[XVII]
C'EST LA MER!
Nous avons changé de train. Le panier de provisions est vide. J'ai mangé autant que Madame Vernet, et tous les voyageurs avaient des œufs durs. Loin de se moquer, ils ont regardé Madame Vernet d'un air de gratitude quand elle a donné le signal. Il est possible que j'aie une âme-miroir réfléchissant avec exactitude le monde extérieur, mais, pour l'instant, je donnerais volontiers un coup de pied dans cette âme à glace, pour en faire sauter les «mille facettes» à tous les vents.

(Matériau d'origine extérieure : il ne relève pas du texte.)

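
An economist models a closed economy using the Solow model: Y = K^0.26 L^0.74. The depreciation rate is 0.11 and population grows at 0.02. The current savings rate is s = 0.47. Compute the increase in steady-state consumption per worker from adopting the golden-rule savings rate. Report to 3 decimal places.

n + δ = 0.02 + 0.11 = 0.13.
Current steady state (s = 0.47): k* = (0.47/0.13)^(1/0.74) ≈ 5.6789, y* = 5.6789^0.26 ≈ 1.5708, c* = (1−0.47)·1.5708 ≈ 0.8325.
Setting f'(k) = n+δ gives 0.26·k^(0.26−1) = 0.13, hence k_gold = (0.26/0.13)^(1/0.74) ≈ 2.5515.
y_gold = 2.5515^0.26 ≈ 1.2758, c_gold = y_gold − 0.13·k_gold ≈ 0.9441.
Gain: Δc = 0.9441 − 0.8325 ≈ 0.1116.

Δc ≈ 0.112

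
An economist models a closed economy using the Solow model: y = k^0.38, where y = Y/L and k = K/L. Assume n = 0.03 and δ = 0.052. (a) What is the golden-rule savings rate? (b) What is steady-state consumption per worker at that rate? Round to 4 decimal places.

Capital per worker breaks even when investment replaces (n + δ)·k; here n + δ = 0.082.
For Cobb-Douglas, s_gold equals capital's share: s_gold = 0.38.
At the golden rule the marginal product of capital equals n+δ: 0.38·k^(0.38−1) = 0.082. Solving, k_gold = (0.38/0.082)^(1/0.62) ≈ 11.8616.
y_gold = 11.8616^0.38 ≈ 2.5596; c_gold = (1−0.38)·y_gold ≈ 1.5870.

(a) s_gold = 0.3800; (b) c_gold ≈ 1.5870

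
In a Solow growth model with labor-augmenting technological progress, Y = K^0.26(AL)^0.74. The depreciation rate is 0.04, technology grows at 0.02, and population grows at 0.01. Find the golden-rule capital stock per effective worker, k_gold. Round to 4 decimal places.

k_gold ≈ 5.8898

The effective depreciation rate is n + g + δ = 0.01 + 0.02 + 0.04 = 0.07.
Setting f'(k) = n+g+δ gives 0.26·k^(0.26−1) = 0.07, hence k_gold = (0.26/0.07)^(1/0.74) ≈ 5.8898.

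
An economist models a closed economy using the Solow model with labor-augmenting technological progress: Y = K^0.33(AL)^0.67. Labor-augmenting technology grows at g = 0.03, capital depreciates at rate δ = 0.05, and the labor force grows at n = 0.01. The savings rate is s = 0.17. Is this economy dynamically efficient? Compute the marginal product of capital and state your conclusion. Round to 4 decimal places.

Break-even investment rate: n + g + δ = 0.01 + 0.03 + 0.05 = 0.09.
Steady-state k*: s·k^0.33 = 0.09·k gives k* = (0.17/0.09)^(1/0.67) ≈ 2.5837.
MPK = 0.33·2.5837^(-0.67) ≈ 0.1747.
MPK > n+g+δ = 0.09, so the economy is dynamically efficient (under-saving).

dynamically efficient; MPK ≈ 0.1747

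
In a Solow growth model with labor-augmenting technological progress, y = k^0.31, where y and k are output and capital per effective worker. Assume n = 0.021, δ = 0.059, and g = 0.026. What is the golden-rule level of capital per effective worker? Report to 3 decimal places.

The effective depreciation rate is n + g + δ = 0.021 + 0.026 + 0.059 = 0.106.
At the golden rule the marginal product of capital equals n+g+δ: 0.31·k^(0.31−1) = 0.106. Solving, k_gold = (0.31/0.106)^(1/0.69) ≈ 4.7363.

k_gold ≈ 4.736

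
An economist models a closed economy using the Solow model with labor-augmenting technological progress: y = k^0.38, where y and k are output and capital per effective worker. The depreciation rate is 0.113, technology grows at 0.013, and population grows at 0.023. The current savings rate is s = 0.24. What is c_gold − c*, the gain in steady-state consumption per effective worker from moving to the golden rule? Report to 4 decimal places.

n + g + δ = 0.023 + 0.013 + 0.113 = 0.149.
Current steady state (s = 0.24): k* = (0.24/0.149)^(1/0.62) ≈ 2.1573, y* = 2.1573^0.38 ≈ 1.3393, c* = (1−0.24)·1.3393 ≈ 1.0179.
Golden rule sets MPK = n+g+δ: 0.38·k^(0.38−1) = 0.149, so k_gold = (0.38/0.149)^(1/0.62) ≈ 4.5269.
y_gold = 4.5269^0.38 ≈ 1.7750, c_gold = y_gold − 0.149·k_gold ≈ 1.1005.
Gain: Δc = 1.1005 − 1.0179 ≈ 0.0826.

Δc ≈ 0.0826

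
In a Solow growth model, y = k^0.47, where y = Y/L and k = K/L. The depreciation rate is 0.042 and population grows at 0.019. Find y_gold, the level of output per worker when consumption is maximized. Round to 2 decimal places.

n + δ = 0.019 + 0.042 = 0.061.
At the golden rule the marginal product of capital equals n+δ: 0.47·k^(0.47−1) = 0.061. Solving, k_gold = (0.47/0.061)^(1/0.53) ≈ 47.1137.
Output: y_gold = k_gold^0.47 = 47.1137^0.47 ≈ 6.1148.

y_gold ≈ 6.11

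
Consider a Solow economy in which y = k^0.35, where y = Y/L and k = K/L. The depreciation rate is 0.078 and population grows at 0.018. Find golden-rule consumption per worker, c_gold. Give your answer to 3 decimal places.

c_gold ≈ 1.304

Capital per worker breaks even when investment replaces (n + δ)·k; here n + δ = 0.096.
At the golden rule the marginal product of capital equals n+δ: 0.35·k^(0.35−1) = 0.096. Solving, k_gold = (0.35/0.096)^(1/0.65) ≈ 7.3165.
y_gold = 7.3165^0.35 ≈ 2.0068.
c_gold = y_gold − (n+δ)·k_gold = 2.0068 − 0.096·7.3165 ≈ 1.3044.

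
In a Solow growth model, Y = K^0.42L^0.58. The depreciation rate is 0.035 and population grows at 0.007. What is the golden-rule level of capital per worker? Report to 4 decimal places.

k_gold ≈ 52.9832

Break-even investment rate: n + δ = 0.007 + 0.035 = 0.042.
Golden rule sets MPK = n+δ: 0.42·k^(0.42−1) = 0.042, so k_gold = (0.42/0.042)^(1/0.58) ≈ 52.9832.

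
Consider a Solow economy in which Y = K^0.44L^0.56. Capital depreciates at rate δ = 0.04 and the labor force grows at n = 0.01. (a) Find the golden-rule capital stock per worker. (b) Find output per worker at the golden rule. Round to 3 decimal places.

n + δ = 0.01 + 0.04 = 0.05.
At the golden rule the marginal product of capital equals n+δ: 0.44·k^(0.44−1) = 0.05. Solving, k_gold = (0.44/0.05)^(1/0.56) ≈ 48.5933.
y_gold = 48.5933^0.44 ≈ 5.5220.

(a) k_gold ≈ 48.593; (b) y_gold ≈ 5.522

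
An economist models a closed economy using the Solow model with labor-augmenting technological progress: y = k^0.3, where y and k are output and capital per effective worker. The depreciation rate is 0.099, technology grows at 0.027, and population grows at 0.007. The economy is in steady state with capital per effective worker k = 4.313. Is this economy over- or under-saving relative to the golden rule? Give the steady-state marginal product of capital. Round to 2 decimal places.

Break-even investment rate: n + g + δ = 0.007 + 0.027 + 0.099 = 0.133.
MPK = 0.3·k^(0.3−1) = 0.3·4.313^(-0.7) ≈ 0.1078.
MPK < 0.133, so the economy is dynamically inefficient (over-saving).

over-saving; MPK ≈ 0.11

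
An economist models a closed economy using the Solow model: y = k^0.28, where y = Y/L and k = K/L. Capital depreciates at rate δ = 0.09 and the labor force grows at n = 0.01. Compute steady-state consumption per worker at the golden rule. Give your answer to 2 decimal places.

c_gold ≈ 1.07

n + δ = 0.01 + 0.09 = 0.1.
At the golden rule the marginal product of capital equals n+δ: 0.28·k^(0.28−1) = 0.1. Solving, k_gold = (0.28/0.1)^(1/0.72) ≈ 4.1788.
y_gold = 4.1788^0.28 ≈ 1.4924.
c_gold = y_gold − (n+δ)·k_gold = 1.4924 − 0.1·4.1788 ≈ 1.0746.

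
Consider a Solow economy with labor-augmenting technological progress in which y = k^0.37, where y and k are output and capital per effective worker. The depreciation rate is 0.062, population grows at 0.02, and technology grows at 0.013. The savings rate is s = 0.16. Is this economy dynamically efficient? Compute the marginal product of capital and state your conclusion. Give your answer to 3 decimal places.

n + g + δ = 0.02 + 0.013 + 0.062 = 0.095.
Steady-state k*: s·k^0.37 = 0.095·k gives k* = (0.16/0.095)^(1/0.63) ≈ 2.2875.
MPK = 0.37·2.2875^(-0.63) ≈ 0.2197.
MPK > n+g+δ = 0.095, so the economy is dynamically efficient (under-saving).

dynamically efficient; MPK ≈ 0.220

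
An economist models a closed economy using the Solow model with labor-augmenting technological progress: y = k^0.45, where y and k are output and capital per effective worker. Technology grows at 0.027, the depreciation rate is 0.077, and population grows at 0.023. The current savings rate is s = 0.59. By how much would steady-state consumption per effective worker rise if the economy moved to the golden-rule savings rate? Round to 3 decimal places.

Δc ≈ 0.108

The effective depreciation rate is n + g + δ = 0.023 + 0.027 + 0.077 = 0.127.
Current steady state (s = 0.59): k* = (0.59/0.127)^(1/0.55) ≈ 16.3236, y* = 16.3236^0.45 ≈ 3.5137, c* = (1−0.59)·3.5137 ≈ 1.4406.
At the golden rule the marginal product of capital equals n+g+δ: 0.45·k^(0.45−1) = 0.127. Solving, k_gold = (0.45/0.127)^(1/0.55) ≈ 9.9753.
y_gold = 9.9753^0.45 ≈ 2.8152, c_gold = y_gold − 0.127·k_gold ≈ 1.5484.
Gain: Δc = 1.5484 − 1.4406 ≈ 0.1078.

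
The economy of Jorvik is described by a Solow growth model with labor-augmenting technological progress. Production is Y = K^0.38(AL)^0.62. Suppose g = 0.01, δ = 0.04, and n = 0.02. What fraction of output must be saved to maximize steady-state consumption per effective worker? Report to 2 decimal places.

s_gold = 0.38

The effective depreciation rate is n + g + δ = 0.02 + 0.01 + 0.04 = 0.07.
At the golden rule MPK = n+g+δ, and in any Cobb-Douglas steady state s = (n+g+δ)·k/y = MPK·k/y = capital's share 0.38.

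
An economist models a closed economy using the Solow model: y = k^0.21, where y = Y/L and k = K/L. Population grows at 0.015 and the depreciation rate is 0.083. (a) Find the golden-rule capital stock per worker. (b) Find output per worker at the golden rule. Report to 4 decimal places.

(a) k_gold ≈ 2.6241; (b) y_gold ≈ 1.2246

Capital per worker breaks even when investment replaces (n + δ)·k; here n + δ = 0.098.
Maximizing c = f(k) − (n+δ)·k gives f'(k) = n+δ, i.e. 0.21·k^(0.21−1) = 0.098, so k_gold = (0.21/0.098)^(1/0.79) ≈ 2.6241.
y_gold = 2.6241^0.21 ≈ 1.2246.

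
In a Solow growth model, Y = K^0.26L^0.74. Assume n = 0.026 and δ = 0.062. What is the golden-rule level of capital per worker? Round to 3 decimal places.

k_gold ≈ 4.323

The effective depreciation rate is n + δ = 0.026 + 0.062 = 0.088.
Golden rule sets MPK = n+δ: 0.26·k^(0.26−1) = 0.088, so k_gold = (0.26/0.088)^(1/0.74) ≈ 4.3231.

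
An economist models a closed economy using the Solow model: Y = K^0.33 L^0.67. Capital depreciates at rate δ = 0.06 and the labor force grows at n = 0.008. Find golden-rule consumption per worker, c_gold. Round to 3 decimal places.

The effective depreciation rate is n + δ = 0.008 + 0.06 = 0.068.
Setting f'(k) = n+δ gives 0.33·k^(0.33−1) = 0.068, hence k_gold = (0.33/0.068)^(1/0.67) ≈ 10.5655.
y_gold = 10.5655^0.33 ≈ 2.1771.
c_gold = y_gold − (n+δ)·k_gold = 2.1771 − 0.068·10.5655 ≈ 1.4587.

c_gold ≈ 1.459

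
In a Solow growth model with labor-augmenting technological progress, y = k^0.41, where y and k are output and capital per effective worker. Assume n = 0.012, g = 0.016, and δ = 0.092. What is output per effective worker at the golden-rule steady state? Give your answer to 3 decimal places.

y_gold ≈ 2.349

n + g + δ = 0.012 + 0.016 + 0.092 = 0.12.
Maximizing c = f(k) − (n+g+δ)·k gives f'(k) = n+g+δ, i.e. 0.41·k^(0.41−1) = 0.12, so k_gold = (0.41/0.12)^(1/0.59) ≈ 8.0244.
Output: y_gold = k_gold^0.41 = 8.0244^0.41 ≈ 2.3486.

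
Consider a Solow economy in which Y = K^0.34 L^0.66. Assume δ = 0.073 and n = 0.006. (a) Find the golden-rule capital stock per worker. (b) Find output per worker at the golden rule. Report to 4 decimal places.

The effective depreciation rate is n + δ = 0.006 + 0.073 = 0.079.
Golden rule sets MPK = n+δ: 0.34·k^(0.34−1) = 0.079, so k_gold = (0.34/0.079)^(1/0.66) ≈ 9.1281.
y_gold = 9.1281^0.34 ≈ 2.1209.

(a) k_gold ≈ 9.1281; (b) y_gold ≈ 2.1209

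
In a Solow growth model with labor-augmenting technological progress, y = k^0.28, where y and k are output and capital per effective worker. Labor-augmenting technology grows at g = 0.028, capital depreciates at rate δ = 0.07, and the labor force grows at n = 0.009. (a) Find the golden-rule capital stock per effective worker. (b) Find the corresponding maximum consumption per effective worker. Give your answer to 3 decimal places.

The effective depreciation rate is n + g + δ = 0.009 + 0.028 + 0.07 = 0.107.
Golden rule sets MPK = n+g+δ: 0.28·k^(0.28−1) = 0.107, so k_gold = (0.28/0.107)^(1/0.72) ≈ 3.8040.
y_gold = 3.8040^0.28 ≈ 1.4537; c_gold = y_gold − 0.107·k_gold ≈ 1.0466.

(a) k_gold ≈ 3.804; (b) c_gold ≈ 1.047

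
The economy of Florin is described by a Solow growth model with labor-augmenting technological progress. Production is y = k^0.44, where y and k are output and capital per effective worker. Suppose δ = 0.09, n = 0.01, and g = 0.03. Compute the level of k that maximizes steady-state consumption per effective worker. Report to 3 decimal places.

k_gold ≈ 8.822

The effective depreciation rate is n + g + δ = 0.01 + 0.03 + 0.09 = 0.13.
Maximizing c = f(k) − (n+g+δ)·k gives f'(k) = n+g+δ, i.e. 0.44·k^(0.44−1) = 0.13, so k_gold = (0.44/0.13)^(1/0.56) ≈ 8.8217.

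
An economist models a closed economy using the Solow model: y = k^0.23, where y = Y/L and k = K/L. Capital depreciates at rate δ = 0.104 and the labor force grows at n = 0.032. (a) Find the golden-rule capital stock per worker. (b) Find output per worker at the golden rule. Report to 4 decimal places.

(a) k_gold ≈ 1.9786; (b) y_gold ≈ 1.1699

Capital per worker breaks even when investment replaces (n + δ)·k; here n + δ = 0.136.
At the golden rule the marginal product of capital equals n+δ: 0.23·k^(0.23−1) = 0.136. Solving, k_gold = (0.23/0.136)^(1/0.77) ≈ 1.9786.
y_gold = 1.9786^0.23 ≈ 1.1699.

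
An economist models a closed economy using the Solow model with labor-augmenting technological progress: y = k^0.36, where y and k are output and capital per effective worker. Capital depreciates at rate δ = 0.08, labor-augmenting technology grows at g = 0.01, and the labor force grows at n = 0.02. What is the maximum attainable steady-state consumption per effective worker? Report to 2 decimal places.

c_gold ≈ 1.25

Break-even investment rate: n + g + δ = 0.02 + 0.01 + 0.08 = 0.11.
At the golden rule the marginal product of capital equals n+g+δ: 0.36·k^(0.36−1) = 0.11. Solving, k_gold = (0.36/0.11)^(1/0.64) ≈ 6.3760.
y_gold = 6.3760^0.36 ≈ 1.9482.
c_gold = y_gold − (n+g+δ)·k_gold = 1.9482 − 0.11·6.3760 ≈ 1.2469.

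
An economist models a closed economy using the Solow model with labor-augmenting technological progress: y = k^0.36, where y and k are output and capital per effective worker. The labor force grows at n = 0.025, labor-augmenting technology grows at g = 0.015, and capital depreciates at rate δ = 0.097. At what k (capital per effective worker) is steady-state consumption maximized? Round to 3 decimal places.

Capital per effective worker breaks even when investment replaces (n + g + δ)·k; here n + g + δ = 0.137.
Setting f'(k) = n+g+δ gives 0.36·k^(0.36−1) = 0.137, hence k_gold = (0.36/0.137)^(1/0.64) ≈ 4.5248.

k_gold ≈ 4.525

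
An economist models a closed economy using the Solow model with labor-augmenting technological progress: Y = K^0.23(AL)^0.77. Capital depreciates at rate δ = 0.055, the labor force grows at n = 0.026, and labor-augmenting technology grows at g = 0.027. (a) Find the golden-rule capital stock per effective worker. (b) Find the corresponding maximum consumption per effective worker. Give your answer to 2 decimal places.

Break-even investment rate: n + g + δ = 0.026 + 0.027 + 0.055 = 0.108.
Maximizing c = f(k) − (n+g+δ)·k gives f'(k) = n+g+δ, i.e. 0.23·k^(0.23−1) = 0.108, so k_gold = (0.23/0.108)^(1/0.77) ≈ 2.6691.
y_gold = 2.6691^0.23 ≈ 1.2533; c_gold = y_gold − 0.108·k_gold ≈ 0.9651.

(a) k_gold ≈ 2.67; (b) c_gold ≈ 0.97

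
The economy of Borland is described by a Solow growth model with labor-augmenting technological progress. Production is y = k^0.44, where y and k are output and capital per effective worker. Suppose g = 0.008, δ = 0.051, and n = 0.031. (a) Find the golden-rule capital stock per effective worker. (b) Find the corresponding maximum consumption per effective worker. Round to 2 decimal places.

The effective depreciation rate is n + g + δ = 0.031 + 0.008 + 0.051 = 0.09.
At the golden rule the marginal product of capital equals n+g+δ: 0.44·k^(0.44−1) = 0.09. Solving, k_gold = (0.44/0.09)^(1/0.56) ≈ 17.0111.
y_gold = 17.0111^0.44 ≈ 3.4795; c_gold = y_gold − 0.09·k_gold ≈ 1.9485.

(a) k_gold ≈ 17.01; (b) c_gold ≈ 1.95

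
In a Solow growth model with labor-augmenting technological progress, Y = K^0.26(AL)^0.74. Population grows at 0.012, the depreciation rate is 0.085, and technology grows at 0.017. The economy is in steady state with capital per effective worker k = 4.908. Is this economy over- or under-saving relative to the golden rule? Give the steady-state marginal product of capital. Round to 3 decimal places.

Capital per effective worker breaks even when investment replaces (n + g + δ)·k; here n + g + δ = 0.114.
MPK = 0.26·k^(0.26−1) = 0.26·4.908^(-0.74) ≈ 0.0801.
MPK < 0.114, so the economy is dynamically inefficient (over-saving).

over-saving; MPK ≈ 0.080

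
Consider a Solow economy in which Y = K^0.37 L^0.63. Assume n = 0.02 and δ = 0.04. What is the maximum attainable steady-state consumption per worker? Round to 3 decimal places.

n + δ = 0.02 + 0.04 = 0.06.
Maximizing c = f(k) − (n+δ)·k gives f'(k) = n+δ, i.e. 0.37·k^(0.37−1) = 0.06, so k_gold = (0.37/0.06)^(1/0.63) ≈ 17.9493.
y_gold = 17.9493^0.37 ≈ 2.9107.
c_gold = y_gold − (n+δ)·k_gold = 2.9107 − 0.06·17.9493 ≈ 1.8337.

c_gold ≈ 1.834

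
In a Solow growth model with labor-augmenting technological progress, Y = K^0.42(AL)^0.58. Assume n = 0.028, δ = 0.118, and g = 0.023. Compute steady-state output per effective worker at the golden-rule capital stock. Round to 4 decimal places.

y_gold ≈ 1.9333

The effective depreciation rate is n + g + δ = 0.028 + 0.023 + 0.118 = 0.169.
At the golden rule the marginal product of capital equals n+g+δ: 0.42·k^(0.42−1) = 0.169. Solving, k_gold = (0.42/0.169)^(1/0.58) ≈ 4.8046.
Output: y_gold = k_gold^0.42 = 4.8046^0.42 ≈ 1.9333.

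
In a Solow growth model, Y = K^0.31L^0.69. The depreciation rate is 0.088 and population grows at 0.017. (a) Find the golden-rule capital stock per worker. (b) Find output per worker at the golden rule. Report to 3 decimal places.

n + δ = 0.017 + 0.088 = 0.105.
Golden rule sets MPK = n+δ: 0.31·k^(0.31−1) = 0.105, so k_gold = (0.31/0.105)^(1/0.69) ≈ 4.8019.
y_gold = 4.8019^0.31 ≈ 1.6264.

(a) k_gold ≈ 4.802; (b) y_gold ≈ 1.626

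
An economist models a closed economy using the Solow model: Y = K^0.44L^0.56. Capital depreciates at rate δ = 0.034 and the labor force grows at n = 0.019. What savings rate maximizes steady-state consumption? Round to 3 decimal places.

s_gold = 0.440

Break-even investment rate: n + δ = 0.019 + 0.034 = 0.053.
At the golden rule MPK = n+δ, and in any Cobb-Douglas steady state s = (n+δ)·k/y = MPK·k/y = capital's share 0.44.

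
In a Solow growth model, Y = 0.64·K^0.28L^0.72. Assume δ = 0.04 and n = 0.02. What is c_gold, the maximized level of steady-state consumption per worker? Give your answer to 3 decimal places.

c_gold ≈ 0.705

Break-even investment rate: n + δ = 0.02 + 0.04 = 0.06.
Setting f'(k) = n+δ gives 0.28·0.64·k^(0.28−1) = 0.06, hence k_gold = (0.28·0.64/0.06)^(1/0.72) ≈ 4.5707.
y_gold = 0.64·4.5707^0.28 ≈ 0.9794.
c_gold = y_gold − (n+δ)·k_gold = 0.9794 − 0.06·4.5707 ≈ 0.7052.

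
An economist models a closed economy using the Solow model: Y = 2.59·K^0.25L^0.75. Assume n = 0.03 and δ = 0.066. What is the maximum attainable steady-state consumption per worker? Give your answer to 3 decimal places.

c_gold ≈ 3.670

n + δ = 0.03 + 0.066 = 0.096.
Golden rule sets MPK = n+δ: 0.25·2.59·k^(0.25−1) = 0.096, so k_gold = (0.25·2.59/0.096)^(1/0.75) ≈ 12.7436.
y_gold = 2.59·12.7436^0.25 ≈ 4.8935.
c_gold = y_gold − (n+δ)·k_gold = 4.8935 − 0.096·12.7436 ≈ 3.6702.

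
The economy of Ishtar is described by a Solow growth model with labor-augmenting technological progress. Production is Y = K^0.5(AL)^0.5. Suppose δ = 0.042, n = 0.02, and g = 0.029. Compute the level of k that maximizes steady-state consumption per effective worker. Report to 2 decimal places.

The effective depreciation rate is n + g + δ = 0.02 + 0.029 + 0.042 = 0.091.
Setting f'(k) = n+g+δ gives 0.5·k^(0.5−1) = 0.091, hence k_gold = (0.5/0.091)^(1/0.5) ≈ 30.1896.

k_gold ≈ 30.19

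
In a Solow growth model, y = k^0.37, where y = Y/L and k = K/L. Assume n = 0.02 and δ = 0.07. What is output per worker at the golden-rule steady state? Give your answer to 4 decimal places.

The effective depreciation rate is n + δ = 0.02 + 0.07 = 0.09.
Setting f'(k) = n+δ gives 0.37·k^(0.37−1) = 0.09, hence k_gold = (0.37/0.09)^(1/0.63) ≈ 9.4306.
Output: y_gold = k_gold^0.37 = 9.4306^0.37 ≈ 2.2939.

y_gold ≈ 2.2939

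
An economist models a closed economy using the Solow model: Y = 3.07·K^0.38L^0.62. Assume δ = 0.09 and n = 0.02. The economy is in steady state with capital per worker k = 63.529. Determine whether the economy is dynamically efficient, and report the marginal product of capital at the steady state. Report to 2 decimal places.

The effective depreciation rate is n + δ = 0.02 + 0.09 = 0.11.
MPK = 0.38·3.07·k^(0.38−1) = 0.38·3.07·63.529^(-0.62) ≈ 0.0889.
MPK < 0.11, so the economy is dynamically inefficient (over-saving).

dynamically inefficient; MPK ≈ 0.09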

Le petit train d'utilité locale nous emmène, sorte de jouet mécanique assez solide pour porter une douzaine de voyageurs et quelques paniers de poisson. Il s'arrête quand il veut, quand les voyageurs lui font signe. L'administration a jugé inutile de tendre des fils de fer de chaque côté de la voie. Aux passages à niveau, point de barrière. Le train donne aux rares voitures le temps nécessaire, regarde prudemment à droite et à gauche, siffle longuement, comme pour demander s'il n'y a plus personne, et repart.
—«Il n'est pas méchant! dit l'employé, qui va de portière en portière, non pour contrôler les billets, mais pour faire la causette avec les voyageurs, auxquels il offre de se charger des bagages à la descente: il n'a jamais écrasé une mouche!»
Aux gares il s'amuse, lâche un wagon, en accroche un autre, en tamponne un troisième par mégarde, feint de manœuvrer, et, vite essoufflé, se désaltère à la prise d'eau. Il parcourt une dizaine de lieues dans son après-midi, «sans se gêner». Le médecin de Talléhou, dont la clientèle est dispersée sur la ligne, fait ses visites à chaque station, entre l'arrivée et le départ. Il saute de wagon, arrache une dent, accouche une femme, et revient, en agitant son chapeau. Le chef de gare siffle; le chef de train siffle aussi; la locomotive siffle à son tour, et le petit train familier s'ébranle.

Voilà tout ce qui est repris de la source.